The Minnesota Vikings picked J. J. McCarthy after a safety-first trade (from #11 to #10). Perhaps a stroke of luck from the player's perspective. Equipped with receiving weapons like Justin Jefferson and Jordan Addison, and in the scheme of highly regarded play caller Kevin O'Connell, he's likely to have a stronger rookie season here than, for example, 2nd overall pick Jayden Daniels in Washington.

NFL Draft 2024: The Losers

Defensive Prospects

Quarterbacks, receivers, and offensive tackles were the darlings of all NFL scouts. But who would have thought that in the rush for these positions, the defensive talents would be consistently spurned... Top 5? Not a chance? Top 10? Still no one! It wasn't until 15th place that - some say pitied - the Indianapolis Colts finally picked up Laiatu Latu.

The edge rusher is now the latest first-round pick on the defensive side of the ball. Whether the choice of the two-time Super Bowl champion would have fallen on the 23-year-old if tight end Brock Bowers hadn't found his way to the Raiders in Las Vegas two positions earlier is one of the hottest topics of discussion after the NFL Draft.

Las Vegas Raiders

At this point, the Raiders themselves also come into play. The franchise's plan, which also has a growing fanbase here, for the offseason: to acquire Gardner Minshew (previously Indianapolis Colts), perhaps the best backup quarterback in the league, and wait in the draft to see which QB talent might fall to position 13.
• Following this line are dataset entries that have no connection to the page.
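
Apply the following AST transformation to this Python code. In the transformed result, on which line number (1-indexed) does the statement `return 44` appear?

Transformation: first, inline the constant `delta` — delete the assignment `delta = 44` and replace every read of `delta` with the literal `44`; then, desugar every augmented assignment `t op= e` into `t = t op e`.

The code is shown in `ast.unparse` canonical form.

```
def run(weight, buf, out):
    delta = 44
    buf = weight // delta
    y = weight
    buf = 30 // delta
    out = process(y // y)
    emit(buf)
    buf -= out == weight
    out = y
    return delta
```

9

Transformed code:
def run(weight, buf, out):
    buf = weight // 44
    y = weight
    buf = 30 // 44
    out = process(y // y)
    emit(buf)
    buf = buf - (out == weight)
    out = y
    return 44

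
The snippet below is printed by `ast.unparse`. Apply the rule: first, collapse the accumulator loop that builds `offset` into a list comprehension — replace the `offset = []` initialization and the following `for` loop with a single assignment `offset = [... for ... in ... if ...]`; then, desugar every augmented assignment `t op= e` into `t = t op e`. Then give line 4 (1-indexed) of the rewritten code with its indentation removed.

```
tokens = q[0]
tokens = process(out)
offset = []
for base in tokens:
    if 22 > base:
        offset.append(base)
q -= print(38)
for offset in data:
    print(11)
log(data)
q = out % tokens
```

Transformed code:
tokens = q[0]
tokens = process(out)
offset = [base for base in tokens if 22 > base]
q = q - print(38)
for offset in data:
    print(11)
log(data)
q = out % tokens

q = q - print(38)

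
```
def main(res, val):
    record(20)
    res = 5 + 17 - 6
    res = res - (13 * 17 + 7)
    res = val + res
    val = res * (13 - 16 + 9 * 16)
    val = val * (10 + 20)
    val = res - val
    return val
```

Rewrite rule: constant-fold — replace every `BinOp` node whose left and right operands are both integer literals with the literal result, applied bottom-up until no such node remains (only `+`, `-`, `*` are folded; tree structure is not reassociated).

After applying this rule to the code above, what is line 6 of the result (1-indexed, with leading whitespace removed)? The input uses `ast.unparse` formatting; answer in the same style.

val = res * 141

Transformed code:
def main(res, val):
    record(20)
    res = 16
    res = res - 228
    res = val + res
    val = res * 141
    val = val * 30
    val = res - val
    return val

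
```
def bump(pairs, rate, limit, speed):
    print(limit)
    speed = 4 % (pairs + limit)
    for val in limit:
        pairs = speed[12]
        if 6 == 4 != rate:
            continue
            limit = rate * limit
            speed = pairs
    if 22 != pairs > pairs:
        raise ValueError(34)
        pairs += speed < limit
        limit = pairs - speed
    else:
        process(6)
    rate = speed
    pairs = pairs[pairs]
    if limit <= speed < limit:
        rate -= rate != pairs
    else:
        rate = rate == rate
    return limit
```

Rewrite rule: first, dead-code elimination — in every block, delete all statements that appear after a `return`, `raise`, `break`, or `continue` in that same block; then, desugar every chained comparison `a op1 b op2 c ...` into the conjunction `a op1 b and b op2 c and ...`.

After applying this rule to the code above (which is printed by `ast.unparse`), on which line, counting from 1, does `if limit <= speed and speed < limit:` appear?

14

Transformed code:
def bump(pairs, rate, limit, speed):
    print(limit)
    speed = 4 % (pairs + limit)
    for val in limit:
        pairs = speed[12]
        if 6 == 4 and 4 != rate:
            continue
    if 22 != pairs and pairs > pairs:
        raise ValueError(34)
    else:
        process(6)
    rate = speed
    pairs = pairs[pairs]
    if limit <= speed and speed < limit:
        rate -= rate != pairs
    else:
        rate = rate == rate
    return limit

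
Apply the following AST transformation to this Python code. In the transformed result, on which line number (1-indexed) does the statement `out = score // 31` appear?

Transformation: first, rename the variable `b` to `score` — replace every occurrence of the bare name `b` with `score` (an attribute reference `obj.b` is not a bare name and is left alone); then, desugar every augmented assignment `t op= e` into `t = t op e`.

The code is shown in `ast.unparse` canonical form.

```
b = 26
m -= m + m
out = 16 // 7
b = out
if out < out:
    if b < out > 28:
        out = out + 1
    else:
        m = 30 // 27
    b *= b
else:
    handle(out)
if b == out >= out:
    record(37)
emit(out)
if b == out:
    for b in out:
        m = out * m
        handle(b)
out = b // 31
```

20

Transformed code:
score = 26
m = m - (m + m)
out = 16 // 7
score = out
if out < out:
    if score < out > 28:
        out = out + 1
    else:
        m = 30 // 27
    score = score * score
else:
    handle(out)
if score == out >= out:
    record(37)
emit(out)
if score == out:
    for score in out:
        m = out * m
        handle(score)
out = score // 31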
When both J. J. McCarthy and Michael Penix Jr. (Atlanta Falcons) and Bo Nix (Denver Broncos) were off the board, the Raiders' draft war room looked grim. Brock Bowers may still be a top-notch alternative or target for Minshew. At the same time, this raises uncomfortable questions regarding last year's first-round pick (Michael Mayer, also TE).

Kirk Cousins

More questions than answers are provided by the "Penix posse" around the Atlanta Falcons. Why shell out 180 million dollars to a quarterback over four years and switch to win-now mode when his successor (Michael Penix Jr.) reaches NFL-ready age at almost 24? Why ignite a powder keg in the QB room before Kirk Cousins has thrown his first touchdown pass?

As of today, "Captain Kirk" is arguably the biggest loser of the draft. The "I knew nothing" statements spread by his agent dominate all the headlines in the football world these days.